The reality is that there is no perfect time when it comes to exiting your business. The timing of your exit will be largely dependent on a lot of factors, most of them based on your own determination. Current industry trends and the present business climate as well as the economy’s current performance are just some of the factors to consider; timing your exit from the business does not always mean that it has become unprofitable or that you are now incurring losses. Ultimately, exiting the business entails your readiness in meeting the situation as it arises.
Planning your business’s exit strategy has a lot of benefits. Beginning with the end in mind does not necessarily mean that you are pessimistically looking at your business venture, but rather, you are planning for the long-term and for the contingencies that the business could face so that it won’t take you by surprise. In choosing the proper exit strategy for your business, you need to consider a lot of factors such as its scale and current performance and its compatibility with your personal, long-term goals.
When setting up a robust exit strategy, it is important to conduct a business valuation first and foremost to give you an awareness of your business’s actual standing. Moreover, you should have a clear vision of your business’s future to better guide you in deciding which exit strategy to make.

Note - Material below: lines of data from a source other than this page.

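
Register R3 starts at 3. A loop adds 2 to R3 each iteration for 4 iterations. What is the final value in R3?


Starting value: R3 = 3
  Iter 1: R3 = 3 + 2 = 5
  Iter 2: R3 = 5 + 2 = 7
  Iter 3: R3 = 7 + 2 = 9
  Iter 4: R3 = 9 + 2 = 11
Final: R3 = 11

11


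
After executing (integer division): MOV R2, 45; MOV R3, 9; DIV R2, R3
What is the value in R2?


Register state trace:
  MOV R2, 45  → R2 = 45
  MOV R3, 9  → R3 = 9
  DIV R2, R3  → R2 = 45 // 9 = 5
Final: R2 = 5

5


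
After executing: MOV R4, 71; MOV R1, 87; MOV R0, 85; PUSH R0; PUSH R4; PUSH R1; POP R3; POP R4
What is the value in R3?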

Having an exit strategy is beneficial for you as a business owner in that it gives you a clear direction in terms of proper preparation and ensures a smooth transition to a new owner once you decide to exit your business. It likewise ensures that your exit will be profitable, or in some other cases, that your exit will be a way to limit the losses that you have incurred in case your business takes a dire turn. It only proves that the old adage remains true: failing to plan is planning to fail. However, if you plan and prepare, then you will not be caught off guard by any circumstance that could be thrown your way.